En 1949 nacía la Obra de Cooperación Sacerdotal Hispanoamericana, para promover y orientar las vocaciones sacerdotales a las tierras americanas. Fruto de ello ha sido la generosa y, con frecuencia, heroica marcha de centenares de sacerdotes, y últimamente también seglares, que han quemado su existencia en el empeño con admirables frutos. Hoy, cuando vivimos una profunda crisis moral y espiritual en el viejo continente y España no es precisamente una excepción, al proponernos la Hispanidad como quehacer, no podemos ocultar nuestra preocupación por la enorme responsabilidad que pesa sobre la Madre Patria de no trasplantar la crisis a aquellas tierras, lo que sería una ligereza imperdonable. Y ninguna garantía mejor que una fe alimentada y depurada en una auténtica devoción a María, Reina y Patrona de la Hispanidad.
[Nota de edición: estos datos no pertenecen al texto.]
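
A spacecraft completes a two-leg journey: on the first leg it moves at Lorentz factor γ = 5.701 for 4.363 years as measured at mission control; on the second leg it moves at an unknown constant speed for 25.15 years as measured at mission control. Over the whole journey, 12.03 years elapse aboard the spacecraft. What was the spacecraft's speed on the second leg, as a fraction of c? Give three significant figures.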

Estas palabras del Papa, pronunciadas aquí en Zaragoza, a los pies del Pilar, son el mejor impulso a este propósito:

«Esa herencia de fe mariana de tantas generaciones, ha de convertirse no sólo en recuerdo de un pueblo, sino en punto de partida hacia Dios. Las oraciones y sacrificios ofrecidos, el latir vital de un pasado, que expresa ante María sus seculares gozos, tristezas y esperanzas, son piedras nuevas que elevan la dimensión sagrada de una fe mariana. Porque en esta continuidad religiosa, la virtud engendra nueva virtud. La gracia atrae gracia. Y la presencia secular de Santa María va arraigándose a través de los siglos, inspirando y alentando las generaciones sucesivas. Así se consolida el difícil ascenso de un pueblo hacia lo alto.»
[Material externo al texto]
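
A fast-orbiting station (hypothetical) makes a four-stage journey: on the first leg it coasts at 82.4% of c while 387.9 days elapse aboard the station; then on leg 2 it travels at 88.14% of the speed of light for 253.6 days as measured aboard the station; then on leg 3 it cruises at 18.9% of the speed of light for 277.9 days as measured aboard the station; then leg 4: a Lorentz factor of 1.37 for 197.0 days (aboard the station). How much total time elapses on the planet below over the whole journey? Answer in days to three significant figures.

Leg 1: β = 0.824; γ = 1/√(1 − 0.824²) = 1/√0.3210 = 1.765; Δt_1 = 1.765 × 387.9 = 684.6 days.
Leg 2: β = 0.8814; γ = 1/√(1 − 0.8814²) = 1/√0.2231 = 2.117; Δt_2 = 2.117 × 253.6 = 536.9 days.
Leg 3: β = 0.189; γ = 1/√(1 − 0.189²) = 1/√0.9643 = 1.018; Δt_3 = 1.018 × 277.9 = 283.0 days.
Leg 4: γ = 1.37; Δt_4 = 1.370 × 197.0 = 269.9 days.
Total: 684.6 + 536.9 + 283.0 + 269.9 days.

Δt = 1770 days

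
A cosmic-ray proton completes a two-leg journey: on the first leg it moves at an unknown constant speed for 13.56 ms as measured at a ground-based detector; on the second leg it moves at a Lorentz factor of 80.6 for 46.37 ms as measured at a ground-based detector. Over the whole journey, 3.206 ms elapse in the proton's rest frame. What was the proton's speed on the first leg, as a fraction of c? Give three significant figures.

Leg 1: speed unknown; τ_1 = 13.56/γ_1.
Leg 2: γ = 80.6; τ_2 = 46.37/80.60 = 0.5753 ms.
Total proper time: τ_1 + 0.5753 = 3.206, so τ_1 = 3.206 − 0.5753 = 2.631 ms.
γ_1 = 13.56/2.631 = 5.155; β = √(1 − 1/γ²) = √0.9624.

β = 0.981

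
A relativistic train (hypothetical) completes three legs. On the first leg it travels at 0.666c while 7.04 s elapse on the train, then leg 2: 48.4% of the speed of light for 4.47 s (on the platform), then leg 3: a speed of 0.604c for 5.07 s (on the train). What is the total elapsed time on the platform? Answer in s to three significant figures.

Δt = 20.3 s

Leg 1: γ = 1/√(1 − 0.666²) = 1/√0.5564 = 1.341; Δt_1 = 1.341 × 7.04 = 9.438 s.
Leg 2: 4.47 s is already measured on the platform.
Leg 3: γ = 1/√(1 − 0.604²) = 1/√0.6352 = 1.255; Δt_3 = 1.255 × 5.07 = 6.361 s.
Total: 9.438 + 4.470 + 6.361 s.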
Por eso, apoyados en el Santo Pilar de Zaragoza, que, en expresión del Pontífice Juan Pablo II, «ha sido siempre considerado como el símbolo de la firmeza de la fe de los españoles», alentados e impulsados, como Santiago, por sentida cercanía de la Madre buena universal, recibimos el «testigo» de la tradición gloriosa y, sin perder comba, hemos de lanzarnos a la carrera, en la alegre seguridad de que, si no desmayamos ni nos salimos de pista, seguirá creciendo esa gloriosa comunidad de destino que llamamos Hispanidad.